— Где ты живешь?
— В Акре, — отшатнувшись, ответил левит.
— Есть там и другие евреи?
— Да.
— Сколько?
— Тысячи две.
Богатые люди? — спросил адон. — Люди, у которых есть собственность? Образованные люди?
— Да, образованные люди, — ответил левит.
— Островок западной культуры! — спокойно сказал адон. — Клочок Афин на еврейской земле. Так, что ли? Левит кивнул, не зная, как понять учтивость адона.
— Друзья царя царей?
— Да, — сказал левит, — друзья царя царей.
— Великолепно! Там, за толстыми стенами, они в безопасности: десять тысяч наемников защищают их от ярости неблаговоспитанного народа. И там же первосвященник Менелай?
— Да, да.
— Так передай Менелаю, что Мататьягу бен Иоханан бен Шимъон из Модиина был здесь и любовался великолепием цивилизации; и скажи ему, что я привел сюда пятерых моих сыновей. Скажи ему, что когда-нибудь мы еще вернемся сюда.
И мы двинулись обратно в Модиин.
Часть вторая
ЮНОША-МАККАВЕЙ
Если ты не еврей, а, как принято у нас говорить, один из нохри чужеземец, то как объяснить тебе, что мы, евреи, имеем в виду, когда произносим слово «Маккавей»?
Это старое-старое слово на языке народа, который так благоговейно относится к словам.
Мы — народ Книги, народ Слова и народ Закона. А в самом законе написано: «Не должен ты иметь раба и держать его в невежестве».

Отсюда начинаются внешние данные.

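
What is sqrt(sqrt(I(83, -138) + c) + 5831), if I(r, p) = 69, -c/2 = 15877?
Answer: sqrt(5831 + I*sqrt(31685)) ≈ 76.37 + 1.165*I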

В мире очень немногие умеют читать и писать, а у нас даже простой водонос читает и пишет; слово для нас — это нечто, к чему не следует относиться пренебрежительно или бездумно.
«Маккавей» — это старое-престарое слово, странное слово; и при этом перечтите хоть все пять книг Моисеевых и остальные творения древних времен, вы не отыщите в них слова «Маккавей». Оно нигде не записано.
Такова суть этого слова: оно — не титул, который может себе присвоить человек, оно, как дар, которым награждает только народ.
Во времена моего отца, и во времена его отца, и во времена его деда не было на нашей земле ни одного человека, которого бы нарекли Маккавеем. Но потолкуйте с учеными стариками о Гидеоне, и они назовут его не по имени Гидеон бен Иоав, но почтительно и смиренно они будут называть его Маккавеем. Но много ли было таких, как Гидеон? Маккавеем не называют ни Давида, ни даже Моисея, который встречался лицом к лицу с Богом, но так называют Иехезкию бен Ахаза и еще, может быть, об одном или двух говорят: «Это были Маккавеи».
Это не такое слово, как, скажем, слова «мелех», (Мелех — царь.) или «адон», или даже «рабби», что означает «мой господин», но в странном и особо уважительном смысле, который нелегко объяснить. Маккавей — никому не господин, ему никто не слуга и не раб. Редко-редко, единожды за много поколений среди людей рождается человек, который — из них, и с ними, и живет ради них; и такого вот человека люди зовут Маккавеем, ибо любят его. Одни говорят, что сперва это слово звучало «макевет», что означает «молот», а другие утверждают, что некогда это слово означало «уничтожить», ибо тот, кто носил имя Маккавей, уничтожал врагов своего народа. Но я знаю только, что слово это несхоже ни с одним словом нашего языка, — это почетное звание, которого удостоились очень немногие, — и я знаю очень немногих, кто достоин был бы носить это имя.
Рабби Рагеш сказал, что есть лишь один такой человек — и его-то он и нарек Маккавеем.
Мы вернулись из Иерусалима в Модиин, отгороженный от мира крутыми горными склонами, окружающими нашу долину. В горах любая долина — это оазис, где не слышно стонов тех, кто страдает; где время неспешно ползет, измеряемое рассветами и закатами, пятью урожаями, снимаемыми в год, вызреванием злаков и жатвами, уборочными днями, когда мы сеем хлеб и сажаем рассаду и когда мы убираем плоды. И все-таки что-то здесь изменилось, и каждый день был последним днем.
Как-то раз я вернулся с поля с мотыгой в руке, покрытый грязью и потом, босой, в закатанных до колен штанах. Я увидел, что адон вынимает меч из кувшина с оливковым маслом. Иегуда стоял у окна, одетый по-дорожному, как одеваются для трудного путешествия по холмам: в тяжелых, грубых сандалиях, в широком полосатом плаще, перехваченном толстым поясом. На столе лежала краюхи хлеба, изюм и сушеные фиги. Я поглядел на отца, потом на Иегуду, но никто из них не промолвил ни слова. Я подошел к рукомойнику, помылся, и пока я вытирал лицо, с заднего двора вошел Эльазар, держа в руках лук Иегуды, закопанный некогда за домом, и связку стрел.